O “buraco” na demanda
Com a chegada das férias escolares e festas de fim de ano, os números despencaram, mantendo uma estabilidade curiosa em um patamar muito inferior:
Dezembro/2025: 8.393.600 passageirosJaneiro/2026: 8.364.581 passageirosFevereiro/2026: 8.352.805 passageiros
Na prática, a média do trimestre de férias (8,37 milhões) foi 14% menor do que a média dos meses letivos anteriores (~9,72 milhões). Em janeiro, o sistema chegou a transportar quase 2 milhões de pessoas a menos do que no pico de outubro.
Gestão em pane
Para quem depende do transporte, a queda de quase 1,4 milhão de passageiros mensais deveria significar viagens mais rápidas e veículos menos sobrecarregados. No entanto, o que se vê nas ruas de Campinas é o oposto. O campineiro tem “ficado maluco” com uma rotina de incertezas: se o ônibus não quebra no meio do trajeto, ele simplesmente não passa, fruto de uma frota que parece ignorar o conceito de manutenção preventiva.
A crítica recai sobre a gestão da Emdec e das concessionárias. Se com 10 milhões de usuários o sistema já agonizava, a incapacidade de oferecer um serviço digno com 8,3 milhões prova que o problema não é a “lotação”, mas sim o sucateamento. As quebras constantes, que deixam passageiros à espera de socorro em avenidas como a Lix da Cunha ou a John Boyd Dunlop, tornaram-se o símbolo de uma administração que arrecada milhões, mas entrega atrasos.

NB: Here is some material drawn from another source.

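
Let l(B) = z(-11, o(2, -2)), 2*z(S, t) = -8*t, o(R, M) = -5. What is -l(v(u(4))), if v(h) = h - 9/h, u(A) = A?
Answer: -20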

E isso porque ainda tem o horário de férias, que corta uma parte bastante importante da frota. Mesmo com esse ‘fôlego’, os problemas foram constantes.
A conta que não fecha
A pergunta que fica para a Secretaria de Transportes é clara: se nem com o alívio das férias escolares a frota consegue circular sem incidentes mecânicos graves, o que esperar para o retorno integral das aulas e o aumento do fluxo em março? Pelo histórico recente, o passageiro já sabe a resposta — e ela envolve muita espera e o risco iminente de descer no meio do caminho por pane no motor.